Actually all three works feature the orchestra in a spectacular manner, so it should be a real treat for the audience.

Richard Wagner

How healthy is the Madison Symphony Orchestra now in terms of finances, artistic achievement and audiences?

The Madison Symphony continues to draw broad support from our subscribers, single ticket buyers, and major donors. I’m particularly proud of the major increase in student attendees, and very proud of our educational programs interacting with our wonderful community.

I would encourage people who have not been to a symphony concert to take advantage of our 50% discount for first time subscribers and sign up. This season’s programs are rich and varied, and I think a first-timer will have a marvelous experience.

(Editor’s note: Until this Thursday, Sept. 26, the MSO is making a special offer that any new subscriber can receive 50% off on a subscription of five or more concerts. Details are at: http://www.madisonsymphony.org/newsub

After that our regular offer to new subscribers is that they can save UP TO 50% off a subscription. (50% off when people subscribe to 7 or 8 concerts and 40% off when people subscribe to 5 or 6 concerts.)

MSO-HALL

What goals have you met in your 20-year tenure and what goals remain to be fulfilled?

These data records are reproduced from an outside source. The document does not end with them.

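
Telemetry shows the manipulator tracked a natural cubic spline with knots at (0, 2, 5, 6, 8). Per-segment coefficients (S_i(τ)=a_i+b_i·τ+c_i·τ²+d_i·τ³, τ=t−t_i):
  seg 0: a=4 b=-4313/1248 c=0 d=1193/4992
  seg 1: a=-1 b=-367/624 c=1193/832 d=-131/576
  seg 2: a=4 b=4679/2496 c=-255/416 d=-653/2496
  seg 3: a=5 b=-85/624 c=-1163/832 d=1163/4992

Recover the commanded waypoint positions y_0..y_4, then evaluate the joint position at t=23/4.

y_0 = S_0(0) = a_0 = 4
y_1 = S_1(0) = a_1 = -1
y_2 = S_2(0) = a_2 = 4
y_3 = S_3(0) = a_3 = 5
y_4 = S_3(2) = 1
t_q=23/4 is in segment 2 (τ=3/4); S_2(τ)=263619/53248

y_0=4 y_1=-1 y_2=4 y_3=5 y_4=1
S(23/4) = 263619/53248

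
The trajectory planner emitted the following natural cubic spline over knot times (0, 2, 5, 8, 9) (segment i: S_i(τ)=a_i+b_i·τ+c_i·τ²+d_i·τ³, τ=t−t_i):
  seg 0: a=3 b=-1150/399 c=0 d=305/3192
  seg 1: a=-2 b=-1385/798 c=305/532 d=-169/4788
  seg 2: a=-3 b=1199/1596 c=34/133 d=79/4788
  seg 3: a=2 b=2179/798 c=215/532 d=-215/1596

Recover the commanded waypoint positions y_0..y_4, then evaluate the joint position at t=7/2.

y_0 = S_0(0) = a_0 = 3
y_1 = S_1(0) = a_1 = -2
y_2 = S_2(0) = a_2 = -3
y_3 = S_3(0) = a_3 = 2
y_4 = S_3(1) = 5
t_q=7/2 is in segment 1 (τ=3/2); S_1(τ)=-2087/608

y_0=3 y_1=-2 y_2=-3 y_3=2 y_4=5
S(7/2) = -2087/608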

My goals in the beginning were to increase the size of the audience by going to triple performances; increase the size of the string section; expand the repertoire; challenge the players, and lobby for a better performance space. (Below is Overture Hall, the permanent home of the MSO.)

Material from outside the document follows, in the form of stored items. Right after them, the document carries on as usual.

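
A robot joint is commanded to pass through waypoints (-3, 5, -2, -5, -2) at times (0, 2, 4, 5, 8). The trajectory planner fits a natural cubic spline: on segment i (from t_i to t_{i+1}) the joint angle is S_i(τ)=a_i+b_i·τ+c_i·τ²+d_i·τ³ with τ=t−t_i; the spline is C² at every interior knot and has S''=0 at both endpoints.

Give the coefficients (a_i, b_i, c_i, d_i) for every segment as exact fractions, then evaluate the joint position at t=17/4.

  seg 0: a=-3 b=2081/344 c=0 d=-705/1376
  seg 1: a=5 b=-17/172 c=-2115/688 d=945/1376
  seg 2: a=-2 b=-1429/344 c=45/43 d=37/344
  seg 3: a=-5 b=-299/172 c=471/344 d=-157/1032
S(17/4) = -65419/22016

Δ: Δ0=4, Δ1=-7/2, Δ2=-3, Δ3=1
row 1: diag=8, rhs=-45; c'=1/4, d'=-45/8
row 2: denom=6−2·1/4=11/2; d'=(3−2·-45/8)/(11/2)=57/22
row 3: denom=8−1·2/11=86/11; d'=(24−1·57/22)/(86/11)=471/172
back: M3=471/172
back: M2=57/22−2/11·471/172=90/43
back: M1=-45/8−1/4·90/43=-2115/344
M: M0=0, M1=-2115/344, M2=90/43, M3=471/172, M4=0
seg 0: a=-3, c=M0/2=0, d=(M1−M0)/(6·2)=-705/1376, b=Δ0−h0·(2M0+M1)/6=2081/344
seg 1: a=5, c=M1/2=-2115/688, d=(M2−M1)/(6·2)=945/1376, b=Δ1−h1·(2M1+M2)/6=-17/172
seg 2: a=-2, c=M2/2=45/43, d=(M3−M2)/(6·1)=37/344, b=Δ2−h2·(2M2+M3)/6=-1429/344
seg 3: a=-5, c=M3/2=471/344, d=(M4−M3)/(6·3)=-157/1032, b=Δ3−h3·(2M3+M4)/6=-299/172
t_q=17/4 → seg 2, τ=1/4; S=-2+-1429/344·τ+45/43·τ²+37/344·τ³=-65419/22016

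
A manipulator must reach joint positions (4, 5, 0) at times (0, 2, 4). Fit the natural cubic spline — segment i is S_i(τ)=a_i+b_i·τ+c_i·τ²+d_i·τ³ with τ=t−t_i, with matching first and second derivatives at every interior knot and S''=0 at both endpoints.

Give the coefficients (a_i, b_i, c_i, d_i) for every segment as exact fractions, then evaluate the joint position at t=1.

  seg 0: a=4 b=5/4 c=0 d=-3/16
  seg 1: a=5 b=-1 c=-9/8 d=3/16
S(1) = 81/16

Δ: Δ0=1/2, Δ1=-5/2
row 1: diag=8, rhs=-18; c'=1/4, d'=-9/4
back: M1=-9/4
M: M0=0, M1=-9/4, M2=0
seg 0: a=4, c=M0/2=0, d=(M1−M0)/(6·2)=-3/16, b=Δ0−h0·(2M0+M1)/6=5/4
seg 1: a=5, c=M1/2=-9/8, d=(M2−M1)/(6·2)=3/16, b=Δ1−h1·(2M1+M2)/6=-1
t_q=1 → seg 0, τ=1; S=4+5/4·τ+0·τ²+-3/16·τ³=81/16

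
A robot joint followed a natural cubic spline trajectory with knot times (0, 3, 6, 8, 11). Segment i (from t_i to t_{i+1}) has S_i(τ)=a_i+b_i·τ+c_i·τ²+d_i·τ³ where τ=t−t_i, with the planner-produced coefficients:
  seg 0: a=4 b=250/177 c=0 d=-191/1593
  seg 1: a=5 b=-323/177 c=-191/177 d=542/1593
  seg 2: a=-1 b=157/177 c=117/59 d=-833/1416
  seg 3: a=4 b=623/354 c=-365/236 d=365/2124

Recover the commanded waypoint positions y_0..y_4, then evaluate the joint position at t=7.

y_0=4 y_1=5 y_2=-1 y_3=4 y_4=0
S(7) = 605/472

y_0 = S_0(0) = a_0 = 4
y_1 = S_1(0) = a_1 = 5
y_2 = S_2(0) = a_2 = -1
y_3 = S_3(0) = a_3 = 4
y_4 = S_3(3) = 0
t_q=7 is in segment 2 (τ=1); S_2(τ)=605/472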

These goals were not only met, but the results have far exceeded even my expectations. There is still much more repertoire to explore, ever-expanding educational opportunities to develop still more audiences for classical music, and the constant addition of major new performing artists that I would like to bring to our audiences.

Overture Hall

What conclusions about your 20-year tenure with the MSO would you like the audience to hear and take away from hearing this opening concert of your anniversary season?

I would like the audience to feel how blessed we are in this community to have such a fine orchestra that adores performing for its audience and is deeply committed to artistic excellence, and how worthy it is to continue to have great music enrich our lives in live performances that bring musician, audience member, and the music itself, together in a unique way.

MSO playing

And lastly, I am so grateful and forever indebted to Pleasant Rowland and Jerry Frautschi for giving us the Overture Center for the Arts. It is the thrill of my lifetime to be able to perform in this beautiful space. I also would like to add how much my lovely wife Barbara (below top), and my beautiful daughter Jennifer (below bottom) have loved living, growing up, and studying in this great city of Madison. Thank you from all of us to the community.